Resolving RBAC and SSO Issues in Argo Workflows with Azure AD and Dex

Problem:

The client, preparing to launch Argo Workflows v3.6.0 for production, faced a critical RBAC issue when enabling Single Sign-On (SSO) with Azure Active Directory (Entra ID) via Dex.

When users attempted to log in through SSO, Argo Workflows returned the error:

unknown name groups

This prevented role-based authorization through group membership, effectively blocking all group-based access controls. Although subject-based rules (usernames/emails) worked, group rules consistently failed.

This issue has been noted in the Argo Workflows community, and while some workarounds were suggested, they were not compatible with the client’s environment. Our team therefore stepped in to develop a tailored, effective solution.

The client confirmed that:

• The SSO integration with ArgoCD (using the same Dex server) worked correctly.
• The authenticated token contained the required group claims (e.g., Platform_Argo_Workflows-Admin).
• The problem only affected Argo Workflows, not ArgoCD.

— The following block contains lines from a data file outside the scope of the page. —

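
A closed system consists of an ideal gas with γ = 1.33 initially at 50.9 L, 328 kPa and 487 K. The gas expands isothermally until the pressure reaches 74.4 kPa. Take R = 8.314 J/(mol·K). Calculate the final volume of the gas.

224 L

Isothermal: T stays 487 K; PV = const ⇒ V₂ = 224 L, P₂ = 74.4 kPa.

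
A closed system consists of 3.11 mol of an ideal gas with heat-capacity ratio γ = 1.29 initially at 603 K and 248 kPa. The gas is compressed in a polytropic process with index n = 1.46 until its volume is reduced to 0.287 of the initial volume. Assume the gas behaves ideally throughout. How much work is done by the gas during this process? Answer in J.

V₁ = nRT₁/P₁ = 3.11×8.314×603/248 = 62.9 L.
Polytropic n=1.46: T₂ = T₁(V₁/V₂)^(n−1) = 603×(3.48)^0.46 = 1070 K; P₂ = P₁(V₁/V₂)^n = 1530 kPa.
W = (P₁V₁−P₂V₂)/(n−1) = (248×62.9−1530×18.0)/0.46 = -26300 J.

-26300 J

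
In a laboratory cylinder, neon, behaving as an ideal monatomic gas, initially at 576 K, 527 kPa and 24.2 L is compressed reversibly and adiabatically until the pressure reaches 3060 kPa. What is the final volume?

8.42 L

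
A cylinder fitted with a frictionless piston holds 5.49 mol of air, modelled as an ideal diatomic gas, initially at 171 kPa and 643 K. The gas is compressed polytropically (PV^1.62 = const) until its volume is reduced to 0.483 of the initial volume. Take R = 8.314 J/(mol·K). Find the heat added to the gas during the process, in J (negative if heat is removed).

V₁ = nRT₁/P₁ = 5.49×8.314×643/171 = 172 L.
Polytropic n=1.62: T₂ = T₁(V₁/V₂)^(n−1) = 643×(2.07)^0.62 = 1010 K; P₂ = P₁(V₁/V₂)^n = 556 kPa.
W = (P₁V₁−P₂V₂)/(n−1) = (171×172−556×82.9)/0.62 = -27000 J.
ΔU = nCvΔT = 5.49×20.8×(1010−643) = 41800 J.
Q = ΔU + W = 14800 J.

14800 J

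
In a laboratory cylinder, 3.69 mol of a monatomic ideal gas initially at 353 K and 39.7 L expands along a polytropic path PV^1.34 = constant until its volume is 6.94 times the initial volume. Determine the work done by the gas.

15400 J

P₁ = nRT₁/V₁ = 3.69×8.314×353/39.7 = 273 kPa.
Polytropic n=1.34: T₂ = T₁(V₁/V₂)^(n−1) = 353×(0.144)^0.34 = 183 K; P₂ = P₁(V₁/V₂)^n = 20.3 kPa.
W = (P₁V₁−P₂V₂)/(n−1) = (273×39.7−20.3×276)/0.34 = 15400 J.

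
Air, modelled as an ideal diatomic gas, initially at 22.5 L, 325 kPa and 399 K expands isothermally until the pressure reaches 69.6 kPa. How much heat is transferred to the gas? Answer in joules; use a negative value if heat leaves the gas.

n = P₁V₁/(RT₁) = 325×22.5/(8.314×399) = 2.20 mol.
Isothermal: T stays 399 K; PV = const ⇒ V₂ = 105 L, P₂ = 69.6 kPa.
ΔU = 0 (ideal gas, T constant).
W = nRT ln(V₂/V₁) = 2.20×8.314×399×ln(4.67) = 11300 J.
Q = ΔU + W = 11300 J.

11300 J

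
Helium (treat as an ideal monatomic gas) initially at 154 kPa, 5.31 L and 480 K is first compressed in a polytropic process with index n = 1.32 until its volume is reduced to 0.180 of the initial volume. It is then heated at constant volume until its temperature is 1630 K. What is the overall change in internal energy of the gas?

2940 J

n = P₁V₁/(RT₁) = 154×5.31/(8.314×480) = 0.205 mol.
Step 1 — Polytropic n=1.32: T₂ = T₁(V₁/V₂)^(n−1) = 480×(5.56)^0.32 = 831 K; P₂ = P₁(V₁/V₂)^n = 1480 kPa.
W = (P₁V₁−P₂V₂)/(n−1) = (154×5.31−1480×0.956)/0.32 = -1870 J.
ΔU = nCvΔT = 0.205×12.5×(831−480) = 897 J.
Q = ΔU + W = -971 J.
State after step 1: P = 1480 kPa, V = 0.956 L, T = 831 K.
Step 2 — Isochoric: V stays 0.956 L; P/T = const ⇒ T₂ = 1630 K, P₂ = 2910 kPa.
W = 0 (no volume change).
ΔU = nCvΔT = 0.205×12.5×(1630−831) = 2040 J.
Q = ΔU = 2040 J.
Net over both steps: W = -1870 J, Q = 1070 J, ΔU = 2940 J.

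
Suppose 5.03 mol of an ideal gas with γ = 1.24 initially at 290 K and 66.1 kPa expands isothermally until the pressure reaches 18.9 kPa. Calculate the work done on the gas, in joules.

V₁ = nRT₁/P₁ = 5.03×8.314×290/66.1 = 183 L.
Isothermal: T stays 290 K; PV = const ⇒ V₂ = 642 L, P₂ = 18.9 kPa.
W = nRT ln(V₂/V₁) = 5.03×8.314×290×ln(3.50) = 15200 J.
Work done on the gas = −W_by = -15200 J.

-15200 J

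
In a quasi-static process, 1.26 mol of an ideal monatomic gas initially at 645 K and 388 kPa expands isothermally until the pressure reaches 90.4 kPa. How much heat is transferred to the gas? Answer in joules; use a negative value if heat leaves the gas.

9840 J

V₁ = nRT₁/P₁ = 1.26×8.314×645/388 = 17.4 L.
Isothermal: T stays 645 K; PV = const ⇒ V₂ = 74.7 L, P₂ = 90.4 kPa.
ΔU = 0 (ideal gas, T constant).
W = nRT ln(V₂/V₁) = 1.26×8.314×645×ln(4.29) = 9840 J.
Q = ΔU + W = 9840 J.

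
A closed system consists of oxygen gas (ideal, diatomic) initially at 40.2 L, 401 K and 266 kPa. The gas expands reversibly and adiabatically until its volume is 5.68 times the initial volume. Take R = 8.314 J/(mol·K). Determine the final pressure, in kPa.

23.4 kPa

Adiabatic: TV^(γ−1) = const ⇒ T₂ = 401×(0.176)^0.400 = 200 K; PV^γ = const ⇒ P₂ = 23.4 kPa.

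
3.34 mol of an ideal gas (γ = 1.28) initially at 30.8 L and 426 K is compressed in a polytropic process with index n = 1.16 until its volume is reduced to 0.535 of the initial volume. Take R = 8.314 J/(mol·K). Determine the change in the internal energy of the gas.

P₁ = nRT₁/V₁ = 3.34×8.314×426/30.8 = 384 kPa.
Polytropic n=1.16: T₂ = T₁(V₁/V₂)^(n−1) = 426×(1.87)^0.16 = 471 K; P₂ = P₁(V₁/V₂)^n = 793 kPa.
For an ideal gas ΔU = nCvΔT with Cv = R/(γ−1) = 29.7 J/(mol·K).
ΔU = 3.34×29.7×(471−426) = 4450 J.

4450 J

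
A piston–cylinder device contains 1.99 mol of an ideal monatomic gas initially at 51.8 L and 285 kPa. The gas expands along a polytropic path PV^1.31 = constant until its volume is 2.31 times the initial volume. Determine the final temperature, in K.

T₁ = P₁V₁/(nR) = 285×51.8/(1.99×8.314) = 892 K.
Polytropic n=1.31: T₂ = T₁(V₁/V₂)^(n−1) = 892×(0.433)^0.31 = 688 K; P₂ = P₁(V₁/V₂)^n = 95.2 kPa.

688 K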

Reverting to version 3.5.4 (before a breaking library change) was suggested as a temporary workaround, but the client rejected it since it would prevent applying critical security patches and CVE fixes available only in later versions.

Process:

Our expert team engaged in a series of live debugging sessions with the client, reviewing logs, Helm configuration values, and Azure AD integration details. The client also shared diagnostic artifacts, including:

• logs-snaphot-failed-RBAC.png
• argoworkflow-v3.6.0-server-log-rbac.txt
• helm-values.yaml
• token-getting-corrupted-post-rbac.txt
• argo-wf-serverlogs-success-authz.txt
• Email trace of Dex SSO setup with Azure AD.

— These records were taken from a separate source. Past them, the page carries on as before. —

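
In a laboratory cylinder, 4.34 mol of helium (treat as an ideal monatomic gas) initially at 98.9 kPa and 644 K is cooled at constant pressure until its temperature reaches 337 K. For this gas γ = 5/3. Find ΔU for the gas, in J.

V₁ = nRT₁/P₁ = 4.34×8.314×644/98.9 = 235 L.
Isobaric: P stays 98.9 kPa; V/T = const ⇒ T₂ = 337 K, V₂ = 123 L.
For an ideal gas ΔU = nCvΔT with Cv = (3/2)R = 12.5 J/(mol·K).
ΔU = 4.34×12.5×(337−644) = -16600 J.

-16600 J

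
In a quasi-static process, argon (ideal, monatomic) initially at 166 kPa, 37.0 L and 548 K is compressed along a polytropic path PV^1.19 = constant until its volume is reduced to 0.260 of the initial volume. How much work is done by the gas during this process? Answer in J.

-9430 J

n = P₁V₁/(RT₁) = 166×37.0/(8.314×548) = 1.35 mol.
Polytropic n=1.19: T₂ = T₁(V₁/V₂)^(n−1) = 548×(3.85)^0.19 = 708 K; P₂ = P₁(V₁/V₂)^n = 825 kPa.
W = (P₁V₁−P₂V₂)/(n−1) = (166×37.0−825×9.62)/0.19 = -9430 J.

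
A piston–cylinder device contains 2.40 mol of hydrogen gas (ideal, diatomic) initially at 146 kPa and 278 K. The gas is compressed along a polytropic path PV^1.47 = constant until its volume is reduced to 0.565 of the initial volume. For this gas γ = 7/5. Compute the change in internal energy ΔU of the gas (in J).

4270 J

V₁ = nRT₁/P₁ = 2.40×8.314×278/146 = 38.0 L.
Polytropic n=1.47: T₂ = T₁(V₁/V₂)^(n−1) = 278×(1.77)^0.47 = 364 K; P₂ = P₁(V₁/V₂)^n = 338 kPa.
For an ideal gas ΔU = nCvΔT with Cv = (5/2)R = 20.8 J/(mol·K).
ΔU = 2.40×20.8×(364−278) = 4270 J.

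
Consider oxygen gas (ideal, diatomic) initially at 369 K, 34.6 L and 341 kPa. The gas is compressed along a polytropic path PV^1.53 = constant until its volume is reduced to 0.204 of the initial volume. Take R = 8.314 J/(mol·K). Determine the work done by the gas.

n = P₁V₁/(RT₁) = 341×34.6/(8.314×369) = 3.85 mol.
Polytropic n=1.53: T₂ = T₁(V₁/V₂)^(n−1) = 369×(4.90)^0.53 = 857 K; P₂ = P₁(V₁/V₂)^n = 3880 kPa.
W = (P₁V₁−P₂V₂)/(n−1) = (341×34.6−3880×7.06)/0.53 = -29400 J.

-29400 J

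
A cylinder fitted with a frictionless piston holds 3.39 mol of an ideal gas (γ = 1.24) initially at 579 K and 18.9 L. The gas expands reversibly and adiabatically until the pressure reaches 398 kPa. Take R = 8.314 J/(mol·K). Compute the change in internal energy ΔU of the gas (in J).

P₁ = nRT₁/V₁ = 3.39×8.314×579/18.9 = 863 kPa.
Adiabatic: T₂/T₁ = (P₂/P₁)^((γ−1)/γ) ⇒ T₂ = 579×(0.461)^0.194 = 498 K; V₂ = 35.3 L.
For an ideal gas ΔU = nCvΔT with Cv = R/(γ−1) = 34.6 J/(mol·K).
ΔU = 3.39×34.6×(498−579) = -9470 J.

-9470 J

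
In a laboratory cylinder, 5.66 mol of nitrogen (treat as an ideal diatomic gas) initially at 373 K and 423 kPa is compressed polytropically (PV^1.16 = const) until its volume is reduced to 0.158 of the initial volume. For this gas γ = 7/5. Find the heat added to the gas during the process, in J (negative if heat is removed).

V₁ = nRT₁/P₁ = 5.66×8.314×373/423 = 41.5 L.
Polytropic n=1.16: T₂ = T₁(V₁/V₂)^(n−1) = 373×(6.33)^0.16 = 501 K; P₂ = P₁(V₁/V₂)^n = 3600 kPa.
W = (P₁V₁−P₂V₂)/(n−1) = (423×41.5−3600×6.56)/0.16 = -37700 J.
ΔU = nCvΔT = 5.66×20.8×(501−373) = 15100 J.
Q = ΔU + W = -22600 J.

-22600 J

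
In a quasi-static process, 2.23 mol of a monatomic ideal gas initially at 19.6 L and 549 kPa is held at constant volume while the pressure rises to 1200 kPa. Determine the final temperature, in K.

1270 K

T₁ = P₁V₁/(nR) = 549×19.6/(2.23×8.314) = 580 K.
Isochoric: V stays 19.6 L; P/T = const ⇒ T₂ = 1270 K, P₂ = 1200 kPa.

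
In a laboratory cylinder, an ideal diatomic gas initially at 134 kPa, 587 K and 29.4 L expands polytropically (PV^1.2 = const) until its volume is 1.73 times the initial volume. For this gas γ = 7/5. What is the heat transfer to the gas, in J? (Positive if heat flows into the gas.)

1020 J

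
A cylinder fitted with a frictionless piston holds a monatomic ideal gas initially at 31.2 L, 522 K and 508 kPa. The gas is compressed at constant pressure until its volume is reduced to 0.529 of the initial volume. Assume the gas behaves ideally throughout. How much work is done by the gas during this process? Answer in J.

n = P₁V₁/(RT₁) = 508×31.2/(8.314×522) = 3.65 mol.
Isobaric: P stays 508 kPa; V/T = const ⇒ T₂ = 276 K, V₂ = 16.5 L.
W = PΔV = 508×(16.5−31.2) kPa·L = -7470 J.

-7470 J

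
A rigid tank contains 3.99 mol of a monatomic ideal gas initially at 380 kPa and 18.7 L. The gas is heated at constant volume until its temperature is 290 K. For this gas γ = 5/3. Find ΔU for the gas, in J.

T₁ = P₁V₁/(nR) = 380×18.7/(3.99×8.314) = 214 K.
Isochoric: V stays 18.7 L; P/T = const ⇒ T₂ = 290 K, P₂ = 514 kPa.
For an ideal gas ΔU = nCvΔT with Cv = (3/2)R = 12.5 J/(mol·K).
ΔU = 3.99×12.5×(290−214) = 3770 J.

3770 J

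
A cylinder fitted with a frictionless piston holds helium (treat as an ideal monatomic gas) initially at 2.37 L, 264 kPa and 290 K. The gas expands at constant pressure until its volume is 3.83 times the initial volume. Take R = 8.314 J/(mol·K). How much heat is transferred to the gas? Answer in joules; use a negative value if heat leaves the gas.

4430 J

n = P₁V₁/(RT₁) = 264×2.37/(8.314×290) = 0.260 mol.
Isobaric: P stays 264 kPa; V/T = const ⇒ T₂ = 1110 K, V₂ = 9.08 L.
W = PΔV = 264×(9.08−2.37) kPa·L = 1770 J.
ΔU = nCvΔT = 0.260×12.5×(1110−290) = 2660 J.
Q = ΔU + W = nCpΔT = 4430 J.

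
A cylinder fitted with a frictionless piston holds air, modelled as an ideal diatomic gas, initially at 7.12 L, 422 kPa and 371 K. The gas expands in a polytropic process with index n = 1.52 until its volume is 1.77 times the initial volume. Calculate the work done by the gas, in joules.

n = P₁V₁/(RT₁) = 422×7.12/(8.314×371) = 0.974 mol.
Polytropic n=1.52: T₂ = T₁(V₁/V₂)^(n−1) = 371×(0.565)^0.52 = 276 K; P₂ = P₁(V₁/V₂)^n = 177 kPa.
W = (P₁V₁−P₂V₂)/(n−1) = (422×7.12−177×12.6)/0.52 = 1480 J.

1480 J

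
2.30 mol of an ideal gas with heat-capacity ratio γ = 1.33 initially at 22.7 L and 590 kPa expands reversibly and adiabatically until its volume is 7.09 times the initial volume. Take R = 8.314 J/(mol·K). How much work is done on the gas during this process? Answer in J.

-19300 J

T₁ = P₁V₁/(nR) = 590×22.7/(2.30×8.314) = 700 K.
Adiabatic: TV^(γ−1) = const ⇒ T₂ = 700×(0.141)^0.330 = 367 K; PV^γ = const ⇒ P₂ = 43.6 kPa.
ΔU = nCvΔT = 2.30×25.2×(367−700) = -19300 J.
Q = 0 for an adiabatic process, so W = −ΔU = 19300 J.
Work done on the gas = −W_by = -19300 J.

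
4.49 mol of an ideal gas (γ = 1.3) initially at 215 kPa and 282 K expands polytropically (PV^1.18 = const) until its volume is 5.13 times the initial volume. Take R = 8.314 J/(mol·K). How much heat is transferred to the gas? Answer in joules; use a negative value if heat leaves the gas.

V₁ = nRT₁/P₁ = 4.49×8.314×282/215 = 49.0 L.
Polytropic n=1.18: T₂ = T₁(V₁/V₂)^(n−1) = 282×(0.195)^0.18 = 210 K; P₂ = P₁(V₁/V₂)^n = 31.2 kPa.
W = (P₁V₁−P₂V₂)/(n−1) = (215×49.0−31.2×251)/0.18 = 14900 J.
ΔU = nCvΔT = 4.49×27.7×(210−282) = -8950 J.
Q = ΔU + W = 5960 J.

5960 J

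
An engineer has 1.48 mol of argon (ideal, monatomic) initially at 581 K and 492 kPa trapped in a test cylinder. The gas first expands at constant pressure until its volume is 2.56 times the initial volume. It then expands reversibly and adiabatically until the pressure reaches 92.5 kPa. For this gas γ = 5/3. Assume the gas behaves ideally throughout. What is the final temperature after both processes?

762 K

V₁ = nRT₁/P₁ = 1.48×8.314×581/492 = 14.5 L.
Step 1 — Isobaric: P stays 492 kPa; V/T = const ⇒ T₂ = 1490 K, V₂ = 37.2 L.
W = PΔV = 492×(37.2−14.5) kPa·L = 11200 J.
ΔU = nCvΔT = 1.48×12.5×(1490−581) = 16700 J.
Q = ΔU + W = nCpΔT = 27900 J.
State after step 1: P = 492 kPa, V = 37.2 L, T = 1490 K.
Step 2 — Adiabatic: T₂/T₁ = (P₂/P₁)^((γ−1)/γ) ⇒ T₂ = 1490×(0.188)^0.400 = 762 K; V₂ = 101 L.
ΔU = nCvΔT = 1.48×12.5×(762−1490) = -13400 J.
Q = 0 for an adiabatic process, so W = −ΔU = 13400 J.
Net over both steps: W = 24500 J, Q = 27900 J, ΔU = 3340 J.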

Through analysis, the root cause was identified as a regression introduced between Argo Workflows v3.5.4 and v3.5.5, where the expression evaluation library was changed:

• Before (working): github.com/antonmedv/expr v1.15.5
• After (failing): github.com/expr-lang/expr v1.16.0

This regression caused Argo Workflows to misinterpret RBAC group expressions, leading to the unknown name groups error.

Solution:

The experts designed and tested a robust fix that allowed the client to continue using Argo Workflows v3.6.0+ with full SSO and RBAC functionality. The solution included:

Azure AD Application Registration

• Registered a new application in Azure AD for Dex.
• Configured permissions: User.Read, Group.Read.All, openid, profile, email, Directory.Read.All.
• Generated a client ID and client secret for Dex.
• Configured the redirect URI:
  https://argocd.your-domain.com/api/dex/callback

Kubernetes Secrets

• Created argo-workflows-sso secrets in both the argo and argocd namespaces to share the client credentials securely between Argo Workflows and Dex.
• Configured Argo server service account tokens.

Dex Configuration (via ArgoCD Helm values)

• Enabled Dex and configured Azure AD as an OIDC provider.
• Added static client configuration for Argo Workflows.
• Defined group mappings:

  g, Platform_Argo_Workflows-Admin, role:admin
  g, Platform_Argo_Workflows-RO, role:readonly
  g, Platform_Argo_Workflows-RW, role:readwrite

Argo Workflows Configuration

• Updated Helm values (argo-workflows-values.yaml) with SSO parameters:

issuer: https://argocd.your-domain.com/api/dex
redirectUrl: https://argo-workflows.your-domain.com/oauth3/callback
scopes: [openid, profile, email, groups]

• Enabled RBAC and set group-based rules:

  workflows.argoproj.io/rbac-rule: "'Platform_Argo_Workflows-Admin' in groups"
  workflows.argoproj.io/rbac-rule-precedence: "1"

Deployment & Verification

• Applied Helm upgrades for ArgoCD and Argo Workflows.
• Restarted argocd-dex-server and argo-server deployments.
• Validated end-to-end login:
  • User redirected from Argo Workflows → Dex → Azure AD.
  • Group claims correctly passed and mapped to RBAC policies.
  • Users successfully authorized with expected permissions.

Result:

The client tested the recommended solution on both AWS and Azure environments and confirmed that:

• SSO login using Azure AD via Dex worked seamlessly.
• Group-based RBAC rules were correctly evaluated.
• The unknown name groups error was fully resolved.
• They could remain on v3.6.0 GA release without downgrading, preserving access to security patches and fixes.

Conclusion:

Through detailed troubleshooting and targeted reconfiguration, we resolved a critical RBAC regression in Argo Workflows SSO. The expert’s fix ensured the client could proceed with their production rollout on v3.6.0, maintain compliance with enterprise security requirements, and avoid exposure to known vulnerabilities in older versions.